Phil was the high harmony behind his brother Don’s melodies, a duo that for many of us coming age in the ‘50s and ‘60s first fused country and rock music and inspired the Beatles, Beach Boys, Simon & Garfunkel and many performers popular today such as Norah Jones and Green Day’s Billie Jo Armstrong.
This coming spring, it will be 15 years since the order became effective for all tobacco advertising to be removed from roadside billboards, long after it had been banned on other types of advertising.
Tobacco companies shrugged because they were only spending 6% of their advertising dollars on billboards anyway. The medium just wasn’t effective, especially compared to in-store ads.
It isn’t just tobacco companies that find roadside billboards useless. Today, studies show that fewer than 1-in-10 Americans, 1-in-25 marketing professionals and 1-in 33 small businesses find them interesting or useful.
Of course, only 31% of Americans enjoy any type of advertising. In states such as North Carolina, billboard advertising in particular turns off nearly eight people for every one who finds them useful, because they are viewed as blight.
So what did the geniuses who wanted to mount an anti-smoking campaign do as part of the settlement to remove the tobacco ads from billboards?
They put up 3,700 billboards across the nation, obviously guided to do so by one of the few marketers still under the spell of the obsolete technology, to get their message out.
Or perhaps they were assuming they were better marketers than the tobacco companies, or maybe they fell victim to the campaign donation savvy of the billboard barons?
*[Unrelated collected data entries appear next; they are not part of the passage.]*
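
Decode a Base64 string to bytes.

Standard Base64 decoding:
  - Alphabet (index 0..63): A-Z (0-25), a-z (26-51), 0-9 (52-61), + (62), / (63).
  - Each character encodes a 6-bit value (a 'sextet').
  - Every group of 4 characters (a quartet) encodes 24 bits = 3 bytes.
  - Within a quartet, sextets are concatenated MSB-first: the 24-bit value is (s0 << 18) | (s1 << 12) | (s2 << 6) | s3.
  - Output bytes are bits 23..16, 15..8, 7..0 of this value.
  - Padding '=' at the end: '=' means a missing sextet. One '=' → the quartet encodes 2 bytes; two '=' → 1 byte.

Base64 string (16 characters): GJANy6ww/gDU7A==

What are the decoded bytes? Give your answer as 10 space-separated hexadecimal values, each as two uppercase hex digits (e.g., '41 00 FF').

After char 0 ('G'=6): chars_in_quartet=1 acc=0x6 bytes_emitted=0
After char 1 ('J'=9): chars_in_quartet=2 acc=0x189 bytes_emitted=0
After char 2 ('A'=0): chars_in_quartet=3 acc=0x6240 bytes_emitted=0
After char 3 ('N'=13): chars_in_quartet=4 acc=0x18900D -> emit 18 90 0D, reset; bytes_emitted=3
After char 4 ('y'=50): chars_in_quartet=1 acc=0x32 bytes_emitted=3
After char 5 ('6'=58): chars_in_quartet=2 acc=0xCBA bytes_emitted=3
After char 6 ('w'=48): chars_in_quartet=3 acc=0x32EB0 bytes_emitted=3
After char 7 ('w'=48): chars_in_quartet=4 acc=0xCBAC30 -> emit CB AC 30, reset; bytes_emitted=6
After char 8 ('/'=63): chars_in_quartet=1 acc=0x3F bytes_emitted=6
After char 9 ('g'=32): chars_in_quartet=2 acc=0xFE0 bytes_emitted=6
After char 10 ('D'=3): chars_in_quartet=3 acc=0x3F803 bytes_emitted=6
After char 11 ('U'=20): chars_in_quartet=4 acc=0xFE00D4 -> emit FE 00 D4, reset; bytes_emitted=9
After char 12 ('7'=59): chars_in_quartet=1 acc=0x3B bytes_emitted=9
After char 13 ('A'=0): chars_in_quartet=2 acc=0xEC0 bytes_emitted=9
Padding '==': partial quartet acc=0xEC0 -> emit EC; bytes_emitted=10

Answer: 18 90 0D CB AC 30 FE 00 D4 EC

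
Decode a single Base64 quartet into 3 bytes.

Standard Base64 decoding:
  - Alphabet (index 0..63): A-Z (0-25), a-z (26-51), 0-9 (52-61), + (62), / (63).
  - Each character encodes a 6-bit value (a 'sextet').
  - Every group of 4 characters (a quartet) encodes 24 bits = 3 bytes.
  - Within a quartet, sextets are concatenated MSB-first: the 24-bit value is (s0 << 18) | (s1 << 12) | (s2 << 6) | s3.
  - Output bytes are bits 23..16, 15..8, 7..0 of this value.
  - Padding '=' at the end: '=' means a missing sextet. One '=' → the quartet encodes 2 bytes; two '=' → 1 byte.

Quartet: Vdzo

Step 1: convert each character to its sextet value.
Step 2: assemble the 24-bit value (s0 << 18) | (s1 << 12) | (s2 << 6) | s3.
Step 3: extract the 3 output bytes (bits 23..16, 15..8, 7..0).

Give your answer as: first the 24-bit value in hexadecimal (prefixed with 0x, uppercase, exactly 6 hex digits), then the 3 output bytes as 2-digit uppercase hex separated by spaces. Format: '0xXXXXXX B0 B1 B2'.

Sextets: V=21, d=29, z=51, o=40
24-bit: (21<<18) | (29<<12) | (51<<6) | 40
      = 0x540000 | 0x01D000 | 0x000CC0 | 0x000028
      = 0x55DCE8
Bytes: (v>>16)&0xFF=55, (v>>8)&0xFF=DC, v&0xFF=E8

Answer: 0x55DCE8 55 DC E8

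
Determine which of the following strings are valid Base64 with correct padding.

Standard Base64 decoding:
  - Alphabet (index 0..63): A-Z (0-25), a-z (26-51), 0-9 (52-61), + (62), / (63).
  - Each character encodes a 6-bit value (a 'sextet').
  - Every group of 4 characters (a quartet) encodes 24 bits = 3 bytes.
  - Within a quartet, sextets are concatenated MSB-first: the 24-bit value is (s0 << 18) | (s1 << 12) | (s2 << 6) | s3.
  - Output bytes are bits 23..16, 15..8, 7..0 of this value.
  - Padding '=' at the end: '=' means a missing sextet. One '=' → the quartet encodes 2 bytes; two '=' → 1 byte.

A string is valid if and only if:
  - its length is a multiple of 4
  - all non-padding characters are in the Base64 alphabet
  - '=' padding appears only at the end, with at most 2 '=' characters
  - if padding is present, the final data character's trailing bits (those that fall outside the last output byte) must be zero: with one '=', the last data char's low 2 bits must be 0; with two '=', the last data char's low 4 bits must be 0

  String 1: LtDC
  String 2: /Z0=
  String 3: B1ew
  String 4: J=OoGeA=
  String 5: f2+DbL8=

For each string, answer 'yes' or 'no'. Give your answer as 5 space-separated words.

String 1: 'LtDC' → valid
String 2: '/Z0=' → valid
String 3: 'B1ew' → valid
String 4: 'J=OoGeA=' → invalid (bad char(s): ['=']; '=' in middle)
String 5: 'f2+DbL8=' → valid

Answer: yes yes yes no yes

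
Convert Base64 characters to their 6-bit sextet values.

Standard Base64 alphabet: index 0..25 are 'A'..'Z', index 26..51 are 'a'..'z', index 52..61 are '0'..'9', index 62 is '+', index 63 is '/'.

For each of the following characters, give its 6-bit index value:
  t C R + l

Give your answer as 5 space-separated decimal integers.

Answer: 45 2 17 62 37

Derivation:
't': a..z range, 26 + ord('t') − ord('a') = 45
'C': A..Z range, ord('C') − ord('A') = 2
'R': A..Z range, ord('R') − ord('A') = 17
'+': index 62
'l': a..z range, 26 + ord('l') − ord('a') = 37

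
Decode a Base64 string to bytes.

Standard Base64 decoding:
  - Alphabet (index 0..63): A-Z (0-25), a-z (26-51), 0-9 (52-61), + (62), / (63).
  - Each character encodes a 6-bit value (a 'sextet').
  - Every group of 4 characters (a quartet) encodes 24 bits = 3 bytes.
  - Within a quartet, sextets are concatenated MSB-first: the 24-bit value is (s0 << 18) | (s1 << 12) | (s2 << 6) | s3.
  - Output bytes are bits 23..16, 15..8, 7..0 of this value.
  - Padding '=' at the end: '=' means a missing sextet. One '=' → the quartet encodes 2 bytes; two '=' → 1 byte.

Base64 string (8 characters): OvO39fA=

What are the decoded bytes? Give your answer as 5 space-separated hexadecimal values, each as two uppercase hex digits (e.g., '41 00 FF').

After char 0 ('O'=14): chars_in_quartet=1 acc=0xE bytes_emitted=0
After char 1 ('v'=47): chars_in_quartet=2 acc=0x3AF bytes_emitted=0
After char 2 ('O'=14): chars_in_quartet=3 acc=0xEBCE bytes_emitted=0
After char 3 ('3'=55): chars_in_quartet=4 acc=0x3AF3B7 -> emit 3A F3 B7, reset; bytes_emitted=3
After char 4 ('9'=61): chars_in_quartet=1 acc=0x3D bytes_emitted=3
After char 5 ('f'=31): chars_in_quartet=2 acc=0xF5F bytes_emitted=3
After char 6 ('A'=0): chars_in_quartet=3 acc=0x3D7C0 bytes_emitted=3
Padding '=': partial quartet acc=0x3D7C0 -> emit F5 F0; bytes_emitted=5

Answer: 3A F3 B7 F5 F0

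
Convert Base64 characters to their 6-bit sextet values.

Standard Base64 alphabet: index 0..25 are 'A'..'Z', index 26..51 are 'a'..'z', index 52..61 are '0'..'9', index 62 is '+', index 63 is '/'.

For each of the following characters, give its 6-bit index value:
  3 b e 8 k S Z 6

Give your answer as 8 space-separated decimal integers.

Answer: 55 27 30 60 36 18 25 58

Derivation:
'3': 0..9 range, 52 + ord('3') − ord('0') = 55
'b': a..z range, 26 + ord('b') − ord('a') = 27
'e': a..z range, 26 + ord('e') − ord('a') = 30
'8': 0..9 range, 52 + ord('8') − ord('0') = 60
'k': a..z range, 26 + ord('k') − ord('a') = 36
'S': A..Z range, ord('S') − ord('A') = 18
'Z': A..Z range, ord('Z') − ord('A') = 25
'6': 0..9 range, 52 + ord('6') − ord('0') = 58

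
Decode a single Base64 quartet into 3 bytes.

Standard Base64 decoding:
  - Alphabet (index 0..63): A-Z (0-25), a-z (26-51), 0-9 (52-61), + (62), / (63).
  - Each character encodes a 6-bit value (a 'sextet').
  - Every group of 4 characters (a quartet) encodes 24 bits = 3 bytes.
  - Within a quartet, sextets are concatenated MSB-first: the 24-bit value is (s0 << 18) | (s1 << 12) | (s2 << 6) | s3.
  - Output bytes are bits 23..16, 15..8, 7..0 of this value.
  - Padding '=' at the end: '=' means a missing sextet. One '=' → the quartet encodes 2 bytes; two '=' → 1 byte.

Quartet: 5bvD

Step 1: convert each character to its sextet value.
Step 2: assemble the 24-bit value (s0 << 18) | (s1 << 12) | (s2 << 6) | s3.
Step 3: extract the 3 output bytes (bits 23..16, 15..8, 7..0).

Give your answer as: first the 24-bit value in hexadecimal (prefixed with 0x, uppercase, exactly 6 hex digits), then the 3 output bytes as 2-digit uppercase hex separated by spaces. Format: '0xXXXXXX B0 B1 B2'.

Answer: 0xE5BBC3 E5 BB C3

Derivation:
Sextets: 5=57, b=27, v=47, D=3
24-bit: (57<<18) | (27<<12) | (47<<6) | 3
      = 0xE40000 | 0x01B000 | 0x000BC0 | 0x000003
      = 0xE5BBC3
Bytes: (v>>16)&0xFF=E5, (v>>8)&0xFF=BB, v&0xFF=C3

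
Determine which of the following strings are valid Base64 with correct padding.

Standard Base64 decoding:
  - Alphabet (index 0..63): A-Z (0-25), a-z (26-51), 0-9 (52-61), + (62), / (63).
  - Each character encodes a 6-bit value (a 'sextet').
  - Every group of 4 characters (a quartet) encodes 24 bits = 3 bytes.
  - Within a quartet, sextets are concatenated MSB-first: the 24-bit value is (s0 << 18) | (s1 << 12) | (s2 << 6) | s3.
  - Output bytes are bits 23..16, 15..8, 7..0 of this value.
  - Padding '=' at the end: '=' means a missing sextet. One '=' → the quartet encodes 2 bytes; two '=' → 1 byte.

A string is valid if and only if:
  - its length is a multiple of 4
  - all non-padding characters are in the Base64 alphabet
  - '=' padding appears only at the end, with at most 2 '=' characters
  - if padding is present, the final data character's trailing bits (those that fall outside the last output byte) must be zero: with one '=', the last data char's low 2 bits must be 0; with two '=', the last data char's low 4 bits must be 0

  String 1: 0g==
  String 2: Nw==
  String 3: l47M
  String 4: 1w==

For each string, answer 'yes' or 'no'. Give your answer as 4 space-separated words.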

Regardless of why, over the five subsequent years, it was estimated that cigarette smoking alone continued to be responsible for $193 billion in annual health-related economic losses, half of that from lost productivity.
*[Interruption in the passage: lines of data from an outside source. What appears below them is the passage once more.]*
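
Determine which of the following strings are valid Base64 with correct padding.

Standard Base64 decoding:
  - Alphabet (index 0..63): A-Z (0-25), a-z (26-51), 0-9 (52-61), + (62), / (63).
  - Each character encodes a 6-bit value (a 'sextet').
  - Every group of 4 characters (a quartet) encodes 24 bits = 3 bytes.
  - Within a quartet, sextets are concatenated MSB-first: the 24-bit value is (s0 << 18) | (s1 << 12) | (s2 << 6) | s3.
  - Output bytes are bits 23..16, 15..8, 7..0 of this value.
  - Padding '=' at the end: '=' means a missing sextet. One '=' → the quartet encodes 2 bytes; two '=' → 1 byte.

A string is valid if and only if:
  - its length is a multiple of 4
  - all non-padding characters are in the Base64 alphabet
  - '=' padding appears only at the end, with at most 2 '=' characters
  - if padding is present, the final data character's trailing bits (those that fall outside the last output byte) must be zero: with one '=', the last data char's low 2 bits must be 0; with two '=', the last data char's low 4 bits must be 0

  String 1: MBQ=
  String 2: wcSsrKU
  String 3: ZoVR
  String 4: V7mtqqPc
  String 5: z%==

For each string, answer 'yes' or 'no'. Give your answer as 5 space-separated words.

String 1: 'MBQ=' → valid
String 2: 'wcSsrKU' → invalid (len=7 not mult of 4)
String 3: 'ZoVR' → valid
String 4: 'V7mtqqPc' → valid
String 5: 'z%==' → invalid (bad char(s): ['%'])

Answer: yes no yes yes no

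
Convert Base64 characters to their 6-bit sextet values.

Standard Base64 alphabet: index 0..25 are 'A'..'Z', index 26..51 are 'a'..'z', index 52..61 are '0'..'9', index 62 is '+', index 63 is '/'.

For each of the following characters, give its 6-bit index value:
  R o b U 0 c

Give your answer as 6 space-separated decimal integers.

Answer: 17 40 27 20 52 28

Derivation:
'R': A..Z range, ord('R') − ord('A') = 17
'o': a..z range, 26 + ord('o') − ord('a') = 40
'b': a..z range, 26 + ord('b') − ord('a') = 27
'U': A..Z range, ord('U') − ord('A') = 20
'0': 0..9 range, 52 + ord('0') − ord('0') = 52
'c': a..z range, 26 + ord('c') − ord('a') = 28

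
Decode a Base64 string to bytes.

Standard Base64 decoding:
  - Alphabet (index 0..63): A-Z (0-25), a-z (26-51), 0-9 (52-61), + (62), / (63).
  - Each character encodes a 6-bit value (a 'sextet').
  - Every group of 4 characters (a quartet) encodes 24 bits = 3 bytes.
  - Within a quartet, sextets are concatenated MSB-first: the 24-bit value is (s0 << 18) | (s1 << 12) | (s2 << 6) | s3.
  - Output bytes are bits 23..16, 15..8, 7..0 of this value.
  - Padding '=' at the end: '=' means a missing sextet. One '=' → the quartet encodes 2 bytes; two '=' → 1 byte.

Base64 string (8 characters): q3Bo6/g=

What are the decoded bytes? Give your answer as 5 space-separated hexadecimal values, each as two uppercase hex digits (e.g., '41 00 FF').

Answer: AB 70 68 EB F8

Derivation:
After char 0 ('q'=42): chars_in_quartet=1 acc=0x2A bytes_emitted=0
After char 1 ('3'=55): chars_in_quartet=2 acc=0xAB7 bytes_emitted=0
After char 2 ('B'=1): chars_in_quartet=3 acc=0x2ADC1 bytes_emitted=0
After char 3 ('o'=40): chars_in_quartet=4 acc=0xAB7068 -> emit AB 70 68, reset; bytes_emitted=3
After char 4 ('6'=58): chars_in_quartet=1 acc=0x3A bytes_emitted=3
After char 5 ('/'=63): chars_in_quartet=2 acc=0xEBF bytes_emitted=3
After char 6 ('g'=32): chars_in_quartet=3 acc=0x3AFE0 bytes_emitted=3
Padding '=': partial quartet acc=0x3AFE0 -> emit EB F8; bytes_emitted=5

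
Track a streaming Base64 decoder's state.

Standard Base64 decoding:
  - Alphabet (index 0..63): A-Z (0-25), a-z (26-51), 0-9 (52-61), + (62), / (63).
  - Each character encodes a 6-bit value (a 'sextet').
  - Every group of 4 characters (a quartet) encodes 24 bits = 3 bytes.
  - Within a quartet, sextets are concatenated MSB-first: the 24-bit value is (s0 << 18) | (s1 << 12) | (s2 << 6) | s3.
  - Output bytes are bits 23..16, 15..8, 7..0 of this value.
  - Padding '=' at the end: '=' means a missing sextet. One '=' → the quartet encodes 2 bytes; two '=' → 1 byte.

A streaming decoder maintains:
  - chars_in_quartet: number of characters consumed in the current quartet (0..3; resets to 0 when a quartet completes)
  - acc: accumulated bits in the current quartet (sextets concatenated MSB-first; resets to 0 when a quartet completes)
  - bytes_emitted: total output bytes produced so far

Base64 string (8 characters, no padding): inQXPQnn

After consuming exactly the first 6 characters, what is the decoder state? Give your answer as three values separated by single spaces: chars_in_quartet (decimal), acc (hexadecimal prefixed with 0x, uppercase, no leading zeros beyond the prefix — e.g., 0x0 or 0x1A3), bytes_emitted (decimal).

Answer: 2 0x3D0 3

Derivation:
After char 0 ('i'=34): chars_in_quartet=1 acc=0x22 bytes_emitted=0
After char 1 ('n'=39): chars_in_quartet=2 acc=0x8A7 bytes_emitted=0
After char 2 ('Q'=16): chars_in_quartet=3 acc=0x229D0 bytes_emitted=0
After char 3 ('X'=23): chars_in_quartet=4 acc=0x8A7417 -> emit 8A 74 17, reset; bytes_emitted=3
After char 4 ('P'=15): chars_in_quartet=1 acc=0xF bytes_emitted=3
After char 5 ('Q'=16): chars_in_quartet=2 acc=0x3D0 bytes_emitted=3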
From 1950, when some tobacco companies marketed cigarettes as a way to prevent respiratory and other diseases, until 2010, the number of tobacco farms in the United States fell from half a million to just more than 9,000.
But guess who didn’t get the memo?
While public health agencies are desperately trying to reduce tobacco use, the largest healthcare provider in the nation, the U.S. Military, includes the purchase of $85 million in tobacco products in its budget.
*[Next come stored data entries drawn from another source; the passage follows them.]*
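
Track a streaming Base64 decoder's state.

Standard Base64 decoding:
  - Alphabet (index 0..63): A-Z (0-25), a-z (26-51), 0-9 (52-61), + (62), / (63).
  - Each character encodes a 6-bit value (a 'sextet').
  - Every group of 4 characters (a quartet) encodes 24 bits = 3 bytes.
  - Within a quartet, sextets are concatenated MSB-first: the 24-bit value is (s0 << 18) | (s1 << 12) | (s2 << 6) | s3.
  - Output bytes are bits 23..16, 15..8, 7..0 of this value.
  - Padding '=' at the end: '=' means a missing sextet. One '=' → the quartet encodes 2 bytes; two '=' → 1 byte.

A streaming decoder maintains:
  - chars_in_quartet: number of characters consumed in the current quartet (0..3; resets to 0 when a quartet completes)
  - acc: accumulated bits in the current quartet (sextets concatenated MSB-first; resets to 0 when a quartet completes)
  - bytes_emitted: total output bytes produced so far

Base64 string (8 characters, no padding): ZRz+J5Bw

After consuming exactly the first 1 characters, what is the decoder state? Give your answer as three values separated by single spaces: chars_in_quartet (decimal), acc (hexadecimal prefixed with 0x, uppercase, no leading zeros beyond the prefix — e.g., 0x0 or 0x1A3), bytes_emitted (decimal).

After char 0 ('Z'=25): chars_in_quartet=1 acc=0x19 bytes_emitted=0

Answer: 1 0x19 0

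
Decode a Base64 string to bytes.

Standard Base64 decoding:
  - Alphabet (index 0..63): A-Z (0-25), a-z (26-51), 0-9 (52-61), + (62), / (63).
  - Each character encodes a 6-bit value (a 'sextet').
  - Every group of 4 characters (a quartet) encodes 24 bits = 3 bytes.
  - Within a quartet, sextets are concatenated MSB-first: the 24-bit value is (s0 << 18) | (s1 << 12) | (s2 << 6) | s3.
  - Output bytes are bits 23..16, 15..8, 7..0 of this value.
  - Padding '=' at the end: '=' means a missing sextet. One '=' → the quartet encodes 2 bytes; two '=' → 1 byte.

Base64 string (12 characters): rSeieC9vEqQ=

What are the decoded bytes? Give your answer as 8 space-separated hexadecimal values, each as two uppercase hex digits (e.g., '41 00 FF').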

That’s nearly 60% more than taxpayers spent that same year on a campaign - including some advertisements including some on billboards - that a follow-up study reports helped encourage 100,000 people quit using tobacco products.
Even if the average of 6% are successful long-term, taxpayers should recoup some of the costs of the CDC campaign in healthcare savings. But the meager result illustrates why studies now show advertising to have a negative return on investment
Granted, the campaign involved much more than advertising and the term billboards included more out-of-home advertising than just roadside billboards.
But one wonders why the CDC has fallen for the logic that it can successfully use advertising mediums such as billboards to discourage tobacco use when the tobacco companies found them ineffective to encourage tobacco use?
It was noted that the tobacco industry spends more in three days than the CDC campaign does in a year. But if I were targeting that campaign, I would forgo billboards and evaluate more credible marketing tactics than advertising and/or carefully study and mimic the tactics of tobacco companies. Just sayin’.
So it isn’t just private companies that fail to connect the dots for their marketing initiatives when it come to sustainability.
Of even more irony is that in 2014 and 2015 we celebrate two 50th anniversaries of events that took place as the Everly Brothers remarkable string of hit singles came to an end in 1964 and 1965.
One is the first Surgeon General’s Report on the dangers of smoking to health which led the following year to the division of CDC conducting the anti-smoking campaigns.
The other is the Highway Beautification Act which was intended to forever limit billboards to industrial areas.
Maybe the observances will help various federal and state agencies begin to connect the dots.
1 comment:
Government is as addicted to the tax revenue stream as smokers are for their cigarettes, maybe more so.
http://www.nytimes.com/2008/08/31/weekinreview/31saul.html?_r=0
Government needs the addicts to protect the revenue stresm. From the article above. taxes are not the only government revenue from cigarettes. Settlements in the late 1990s to end state lawsuits against tobacco companies mean that the cigarette industry is paying states nearly $250 billion over 25 years. Under the agreement, those payments to states will continue flowing even beyond 25 years as long as the tobacco industry is healthy.
Anything that might help the revenue stream is good, including billboards. So what if all the "Marlboro Men" are dead. They won't continue to be a burden on "Obamacare".